Baca juga: 9 Efek Mengonsumsi Garam Berlebih bagi Tubuh
Mitos: penggunaan garam tidak bisa ganti-ganti
Faktanya, penggunaan satu garam dapat digantikan jenis lainnya.
Namun perlu diingat, perhatikan ukuran setiap garam yang akan digunakan. Satu sendok teh dari satu jenis garam tertentu mungkin berbeda dari satu sendok garam lainnya.
Garam dapur dan garam meja memiliki butiran kecil sehingga volumenya hampir sama. Mereka juga memiliki kandungan natrium yang sama. Ini membuat keduanya bisa digunakan bergantian.
Di sisi lain, garam kosher memiliki butiran yang lebih besar. Satu sendok makan garam laut atau garam meja sama dengan 1 1/2 sampai 2 garam kosher.

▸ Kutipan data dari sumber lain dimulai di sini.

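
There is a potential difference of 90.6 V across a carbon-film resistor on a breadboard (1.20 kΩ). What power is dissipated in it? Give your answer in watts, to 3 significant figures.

V and R are stated; P = V²/R avoids computing the current.
P = (90.6 V)² / 1200 Ω = 6.840 W

6.84 W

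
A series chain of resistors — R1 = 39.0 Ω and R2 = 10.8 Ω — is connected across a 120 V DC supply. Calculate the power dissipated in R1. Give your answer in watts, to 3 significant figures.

Every series element carries the same I. Get I from the total resistance, then P = I² × R1.
R_total = 39.0 + 10.8 = 49.80 Ω
I = V / R_total = 120 / 49.80 = 2.410 A
P_R1 = I² × R1 = (2.410)² × 39.0 = 226.4 W

226 W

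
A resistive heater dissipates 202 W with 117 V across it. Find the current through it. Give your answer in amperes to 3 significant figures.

1.73 A

From P = V I = I²R = V²/R, with the two given quantities we get I = P / V.
I = 202 / 117 = 1.726 A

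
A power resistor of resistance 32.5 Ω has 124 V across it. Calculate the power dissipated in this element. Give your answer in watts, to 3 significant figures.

473 W

We know the drop across the element and its resistance — P = V²/R, one step.
P = (124 V)² / 32.5 Ω = 473.1 W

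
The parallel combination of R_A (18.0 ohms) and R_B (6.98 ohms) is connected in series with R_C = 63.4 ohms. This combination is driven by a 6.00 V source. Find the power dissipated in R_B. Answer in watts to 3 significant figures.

0.0279 W

Combine R_A and R_B into their parallel equivalent first, reducing the network to two series resistors.
R_p = (18.0×6.98)/(18.0+6.98) = 5.030 Ω
R_total = R_p + 63.4 = 5.030 + 63.4 = 68.43 Ω
I = V / R_total = 6.00 / 68.43 = 0.08768 A
Voltage across the parallel pair: V_p = I × R_p = 0.08768 × 5.030 = 0.4410 V
R_B sits across V_p; its power is V_p²/R.
P_R_B = (0.4410)² / 6.98 = 0.02786 W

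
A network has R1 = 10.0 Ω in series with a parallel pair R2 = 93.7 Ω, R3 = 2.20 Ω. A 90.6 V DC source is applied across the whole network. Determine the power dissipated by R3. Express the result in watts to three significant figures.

Reduce the parallel pair to R_p first; the network is then a simple series string.
R_p = (93.7×2.20)/(93.7+2.20) = 2.150 Ω
R_total = 10.0 + 2.150 = 12.15 Ω
I = V / R_total = 90.6 / 12.15 = 7.457 A
Voltage across the parallel pair: V_p = I × R_p = 7.457 × 2.150 = 16.03 V
R3 is across V_p, so use P = V²/R for that branch.
P_R3 = (16.03)² / 2.20 = 116.8 W

117 W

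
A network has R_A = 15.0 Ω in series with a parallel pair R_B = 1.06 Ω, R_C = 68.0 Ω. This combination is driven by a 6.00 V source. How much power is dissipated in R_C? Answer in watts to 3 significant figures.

First combine the parallel branches into one equivalent R_p, then R_A + R_p is a series pair.
R_p = (1.06×68.0)/(1.06+68.0) = 1.044 Ω
R_total = 15.0 + 1.044 = 16.04 Ω
I = V / R_total = 6.00 / 16.04 = 0.3740 A
Voltage across the parallel pair: V_p = I × R_p = 0.3740 × 1.044 = 0.3903 V
R_C sees V_p directly, so P = V_p² / R_C.
P_R_C = (0.3903)² / 68.0 = 0.002241 W

0.00224 W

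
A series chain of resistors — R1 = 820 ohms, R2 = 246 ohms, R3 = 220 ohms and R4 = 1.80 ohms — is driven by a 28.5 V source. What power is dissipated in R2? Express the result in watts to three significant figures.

0.120 W

Since the resistors are in series they all carry the loop current I = V/R_total; the power in any one is I²R.
R_total = 820 + 246 + 220 + 1.80 = 1288 Ω
I = V / R_total = 28.5 / 1288 = 0.02213 A
P_R2 = I² × R2 = (0.02213)² × 246 = 0.1205 W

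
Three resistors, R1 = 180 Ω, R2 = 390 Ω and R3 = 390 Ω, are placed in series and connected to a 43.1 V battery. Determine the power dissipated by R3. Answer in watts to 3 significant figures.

0.786 W

Since the resistors are in series they all carry the loop current I = V/R_total; the power in any one is I²R.
R_total = 180 + 390 + 390 = 960.0 Ω
I = V / R_total = 43.1 / 960.0 = 0.04490 A
P_R3 = I² × R3 = (0.04490)² × 390 = 0.7861 W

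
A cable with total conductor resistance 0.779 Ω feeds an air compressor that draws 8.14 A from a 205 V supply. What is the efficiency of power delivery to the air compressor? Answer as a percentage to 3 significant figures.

The cable carries the full 8.14 A.
P_line = I² R_line = (8.140)² × 0.779 = 51.62 W
P_source = V I = 205 × 8.140 = 1669 W; P_load = 1617 W
η = P_load / P_source = 1617 / 1669 = 0.9691

96.9 %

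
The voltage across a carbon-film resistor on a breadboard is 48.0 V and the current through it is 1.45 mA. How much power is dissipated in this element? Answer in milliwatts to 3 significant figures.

Since both terminal voltage and current are stated, P = V I gives the power in one step.
P = 48.0 V × 0.001450 A = 0.06960 W

69.6 mW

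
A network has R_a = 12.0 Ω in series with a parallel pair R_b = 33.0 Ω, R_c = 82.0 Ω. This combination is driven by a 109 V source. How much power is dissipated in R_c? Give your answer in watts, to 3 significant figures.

Collapse R_b‖R_c to a single equivalent, reducing the network to two series elements.
R_p = (33.0×82.0)/(33.0+82.0) = 23.53 Ω
R_total = 12.0 + 23.53 = 35.53 Ω
I = V / R_total = 109 / 35.53 = 3.068 A
Voltage across the parallel pair: V_p = I × R_p = 3.068 × 23.53 = 72.19 V
With V_p across R_c, its power is V_p²/R_c.
P_R_c = (72.19)² / 82.0 = 63.55 W

63.5 W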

Baca juga: 10 Kegunaan Garam Selain untuk Memasak
Mitos: natrium terbesar ada di makanan rumahan
Ada anggapan, olahan masakan paling tinggi natrium adalah olahan rumahan. Faktanya, dengan memasak di rumah, seseorang justru dapat mengatur jumlah garam yang akan digunakan di masakannya.

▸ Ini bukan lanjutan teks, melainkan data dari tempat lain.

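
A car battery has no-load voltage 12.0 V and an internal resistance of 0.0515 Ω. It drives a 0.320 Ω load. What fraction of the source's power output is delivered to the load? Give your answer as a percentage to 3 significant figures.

86.1 %

Efficiency is P_load / P_total. With a series r and R sharing the same I, P = I²R for each, so η = R/(R+r).
η = R / (R + r) = 0.320 / (0.320 + 0.0515) = 0.8614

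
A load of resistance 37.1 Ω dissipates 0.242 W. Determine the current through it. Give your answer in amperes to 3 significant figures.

The two known quantities fix the third via I = √(P / R).
I = √(0.242 / 37.1) = 0.08076 A

0.0808 A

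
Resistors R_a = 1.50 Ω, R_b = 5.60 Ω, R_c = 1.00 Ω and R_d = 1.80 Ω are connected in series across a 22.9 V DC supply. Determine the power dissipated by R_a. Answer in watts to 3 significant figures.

Since the resistors are in series they all carry the loop current I = V/R_total; the power in any one is I²R.
R_total = 1.50 + 5.60 + 1.00 + 1.80 = 9.900 Ω
I = V / R_total = 22.9 / 9.900 = 2.313 A
P_R_a = I² × R_a = (2.313)² × 1.50 = 8.026 W

8.03 W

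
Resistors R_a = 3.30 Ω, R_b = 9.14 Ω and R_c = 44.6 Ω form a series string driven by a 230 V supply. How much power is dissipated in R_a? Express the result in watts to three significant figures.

53.7 W

In a series string the same current flows through every resistor — find that current, then P = I²R for the one we want.
R_total = 3.30 + 9.14 + 44.6 = 57.04 Ω
I = V / R_total = 230 / 57.04 = 4.032 A
P_R_a = I² × R_a = (4.032)² × 3.30 = 53.66 W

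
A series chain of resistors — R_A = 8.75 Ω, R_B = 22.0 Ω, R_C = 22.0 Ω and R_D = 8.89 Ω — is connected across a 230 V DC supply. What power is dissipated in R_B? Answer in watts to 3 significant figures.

306 W

In a series string the same current flows through every resistor — find that current, then P = I²R for the one we want.
R_total = 8.75 + 22.0 + 22.0 + 8.89 = 61.64 Ω
I = V / R_total = 230 / 61.64 = 3.731 A
P_R_B = I² × R_B = (3.731)² × 22.0 = 306.3 W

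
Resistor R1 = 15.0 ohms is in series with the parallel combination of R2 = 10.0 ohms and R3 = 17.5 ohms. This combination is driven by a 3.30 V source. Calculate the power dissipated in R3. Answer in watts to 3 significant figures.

Replace R2 and R3 with their parallel equivalent so the circuit becomes R1 in series with R_p.
R_p = (10.0×17.5)/(10.0+17.5) = 6.364 Ω
R_total = 15.0 + 6.364 = 21.36 Ω
I = V / R_total = 3.30 / 21.36 = 0.1545 A
Voltage across the parallel pair: V_p = I × R_p = 0.1545 × 6.364 = 0.9830 V
R3 is across V_p, so use P = V²/R for that branch.
P_R3 = (0.9830)² / 17.5 = 0.05521 W

0.0552 W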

Seseorang dapat memiliki natrium yang tinggi akibat banyak mengonsumsi makanan olahan dan siap saji.
Dalam makanan olahan, kadar garam tidak bisa terkontrol. Di Amerika Serikat, 70 persen asupan garam sehari-hari bahkan berasal dari makanan kemasan.
Mitos: tidak butuh garam saat membuat kue
Di balik tepung, telur, mentega, dan susu, garam diperlukan untuk memberikan rasa yang seimbang ke dalam makanan manis tersebut. Garam dapat menonjolkan rasa utama dari kue atau roti, bahkan lebih baik dalam melawan rasa asam daripada gula.
Garam mengurangi kemampuan ragi menyerap air. Adonan tanpa garam akan mengembang terlalu cepat dan mudah hancur di dalam oven.
Garam juga memperlambat aktivitas ragi pada adonan roti. Ragi berkembang dalam adonan berkat adanya gula. Jika kandungan gula habis, roti yang dipanggang tidak akan matang berwarna kecoklatan dan terasa manis.
Baca juga: Studi: Banyak Tambahkan Garam ke Makanan Tingkatkan Risiko Kematian
Mitos: garam mempercepat air mendidih
Faktanya, menambahkan garam ke air tidak akan mempercepat air mendidih. Sebaliknya, garam justru meningkatkan titik didih air karena bersaing dengan molekul air untuk menyerap energi.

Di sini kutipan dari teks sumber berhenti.